# CycleChat Monthly Challenges - Pinned Threads



## Supersuperleeds (2 Jan 2020)

Mods. Is it time to unpin the 2019 challenge threads and pin the 2020 ones instead?

Apologies in advance if I've raised this in the wrong area. 

No apologies are going to be given if I've stuck my nose in where it isn't wanted


----------



## steverob (2 Jan 2020)

Also can we get a ruling on whether the Chatzone threads are pinned or not. Last year some were and some weren't and that seemed odd. I'd say only pin the Challenge threads and leave the Chatzones unpinned (they'll stay at or near the top regardless as they see a lot of posts), but some might disagree.


----------



## ianrauk (2 Jan 2020)

steverob said:


> Also can we get a ruling on whether the Chatzone threads are pinned or not. Last year some were and some weren't and that seemed odd. I'd say only pin the Challenge threads and leave the Chatzones unpinned (they'll stay at or near the top regardless as they see a lot of posts), but some might disagree.


I'd agree with that.
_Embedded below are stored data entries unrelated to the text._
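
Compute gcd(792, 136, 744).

8

792 = 2^3 × 3^2 × 11
136 = 2^3 × 17
744 = 2^3 × 3 × 31
gcd(792, 136, 744) = 2^3 = 8.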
Will make the forum a lot less top heavy.


----------



## SpokeyDokey (3 Jan 2020)

Right-o, I've pinned the 2020 challenge threads and unpinned all chatzones irrespective of year.

If I've gotten anything wrong and/or missed something please let me know via this thread and I'll take a look and sort if needs be.

All the very best of luck to all you hardy Challengees during 2020.


----------